Not long after, I went with him to a men’s retreat where many hurting men had gathered — men carrying wounds, struggles, addictions, fears, and deep battles.
At one point, my counselor asked me to pray over the group.
I began praying the only way I knew how at the time:
“Lord, remove their struggles.
Take away their pain.
Fix their situations.”
In the middle of my prayer, my counselor gently stopped me.
He said:
“No… don’t pray that.”
I remember feeling confused. Honestly, I didn’t understand at all.
But I do now.
Because the very brokenness I wanted God to remove from my own life became the place where Jesus transformed me.
Before brokenness, I believed I was trusting God.
But in many ways, I was still trusting myself.
My plans.
My strength.
My understanding.
My ability to hold life together.
And like many people, it worked…
until it didn’t.
Then came the fire.
The kind of fire that strips away illusions.
The kind that exposes self-reliance.
The kind that reveals how desperately we need Jesus not merely as doctrine, but as Life itself.
I would have never chosen that season.
Never asked for it.
Never wanted it.
But looking back now, what a gift it was.
Because brokenness became the doorway to surrender.
And surrender became the doorway to freedom.

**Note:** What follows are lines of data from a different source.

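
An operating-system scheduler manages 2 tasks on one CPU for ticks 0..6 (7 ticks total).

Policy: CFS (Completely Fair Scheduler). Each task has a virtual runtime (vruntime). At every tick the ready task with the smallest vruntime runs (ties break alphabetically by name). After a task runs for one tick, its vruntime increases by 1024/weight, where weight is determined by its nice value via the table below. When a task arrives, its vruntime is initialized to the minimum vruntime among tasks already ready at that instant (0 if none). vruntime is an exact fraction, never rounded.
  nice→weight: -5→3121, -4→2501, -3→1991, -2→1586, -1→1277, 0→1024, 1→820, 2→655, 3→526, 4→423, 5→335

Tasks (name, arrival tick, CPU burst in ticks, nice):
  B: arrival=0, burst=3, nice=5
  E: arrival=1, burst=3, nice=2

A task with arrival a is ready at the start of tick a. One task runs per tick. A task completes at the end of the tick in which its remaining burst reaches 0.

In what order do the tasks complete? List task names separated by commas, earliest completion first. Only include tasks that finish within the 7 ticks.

completion order = B, E

t=0: vr[B=0] → run B
t=1: vr[B=1024/335 E=1024/335] → run B
t=2: vr[B=2048/335 E=1024/335] → run E
t=3: vr[B=2048/335 E=202752/43885] → run E
t=4: vr[B=2048/335 E=54272/8777] → run B
t=5: vr[E=54272/8777] → run E
t=6: (idle)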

Sometimes the greatest mercy of God is not removing the pressure immediately, but using it to awaken us to our deepest need for Him.
We pray for escape.
But often God is after transformation.
Not punishment.
Not abandonment.
Redemption.
There are things we only learn in the fire.
The fire teaches us:
Jesus is enough.
Jesus is near.
Jesus is our strength.
Jesus is our peace.
Jesus is our life.
And many of us do not truly discover dependence on Him until every other thing we leaned on begins to shake.
I still pray for healing.
I still pray for comfort.
I still pray for God’s intervention.
But now I also pray:
“Lord, do not waste this pain.”
“Reveal Yourself through it.”
“Use this fire to bring forth life.”
Because sometimes the greatest spiritual awakening begins where self-sufficiency finally ends.